Startups and healthcare companies are looking at blockchain as a possible way to give patients greater control over their data – but getting there might not be as easy as it sounds.
The question of giving patients ownership of their medical and healthcare-related data was a central one during a Tuesday panel at CoinDesk's Consensus 2017 blockchain conference.
Debbie Bucci – a leading figure in the US Department of Health and Human Service's push into blockchain – explained how there are already policies in place designed to give patients greater access to their health records. But few people take advantage of them, according to Bucci, and the possibilities of what that control means is largely lost on most people.
"Consumers don't really know the power of owning their own information."
But with that ownership comes risk. As the recent spate of ransomware attacks perpetrated against healthcare institutions demonstrates, that data has value.
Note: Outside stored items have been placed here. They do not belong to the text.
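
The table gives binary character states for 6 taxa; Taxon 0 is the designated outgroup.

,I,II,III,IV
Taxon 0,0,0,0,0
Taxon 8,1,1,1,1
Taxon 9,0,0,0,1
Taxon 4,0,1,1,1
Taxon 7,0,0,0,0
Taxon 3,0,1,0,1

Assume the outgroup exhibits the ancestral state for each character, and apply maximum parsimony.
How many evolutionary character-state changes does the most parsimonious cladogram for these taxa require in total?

4

The outgroup has state '0' for every character, so '1' is the derived state throughout.
I (derived state '1') is unique to Taxon 8 (autapomorphy; uninformative for grouping).
II (derived state '1') is shared by Taxon 3, Taxon 4, and Taxon 8 — a synapomorphy uniting that clade.
Only Taxon 4 and Taxon 8 show the derived state '1' for III, supporting them as a clade.
Only Taxon 3, Taxon 4, Taxon 8, and Taxon 9 show the derived state '1' for IV, supporting them as a clade.
Most parsimonious ingroup topology: ((((Taxon 8,Taxon 4),Taxon 3),Taxon 9),Taxon 7).
Changes per character on this tree: I: 1; II: 1; III: 1; IV: 1.
Total = 4.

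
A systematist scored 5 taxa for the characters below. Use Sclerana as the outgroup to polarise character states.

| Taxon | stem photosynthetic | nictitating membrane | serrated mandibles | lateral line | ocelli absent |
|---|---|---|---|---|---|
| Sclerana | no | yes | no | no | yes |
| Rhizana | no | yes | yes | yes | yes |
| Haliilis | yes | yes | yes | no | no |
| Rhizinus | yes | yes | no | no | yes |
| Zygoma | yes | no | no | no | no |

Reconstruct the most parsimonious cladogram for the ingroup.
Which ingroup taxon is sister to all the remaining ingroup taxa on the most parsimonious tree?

Character polarity is set by the outgroup: the derived state is whichever differs from the outgroup's state, so for nictitating membrane, ocelli absent the derived state is 'no', and for the remaining characters it is 'yes'.
stem photosynthetic (derived state 'yes') is shared by Haliilis, Rhizinus, and Zygoma — a synapomorphy uniting that clade.
nictitating membrane (derived state 'no') is unique to Zygoma (autapomorphy; uninformative for grouping).
serrated mandibles (state 'yes') occurs in Haliilis and Rhizana but conflicts with the nesting implied by the other characters — most parsimoniously interpreted as homoplasy.
lateral line (derived state 'yes') is unique to Rhizana (autapomorphy; uninformative for grouping).
ocelli absent (derived state 'no') is shared by Haliilis and Zygoma — a synapomorphy uniting that clade.
Most parsimonious ingroup topology: (Rhizana,((Haliilis,Zygoma),Rhizinus)).
Rhizana is sister to the clade containing all other ingroup taxa, so it is the earliest-diverging (most basal) ingroup lineage.

Rhizana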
By taking greater control of their sensitive data, according to Bryan Smith, chief scientist of blockchain healthcare startup PokitDok, consumers then shoulder the risk of keeping it secure.
"When consumers own the data, there's a shift in liability to the consumer," Smith said.
But the general consensus among the panelists – who also included John Bass, the CEO of Hashed Health; Mike Jacobs, a distinguished engineer at the Healthcare Services division of UnitedHealth Group; Chris Young at Ascension Health; and moderator Perianne Boring of the Chamber of Digital Commerce – was that those kinds of obstacles are worth trying to overcome.
Young, vice president of new virtual market development at Ascension, said the underlying issues center around granularity and prioritization. The solution? Education.
"If you can give that to them and really let them access it, that's a game changer," he concluded.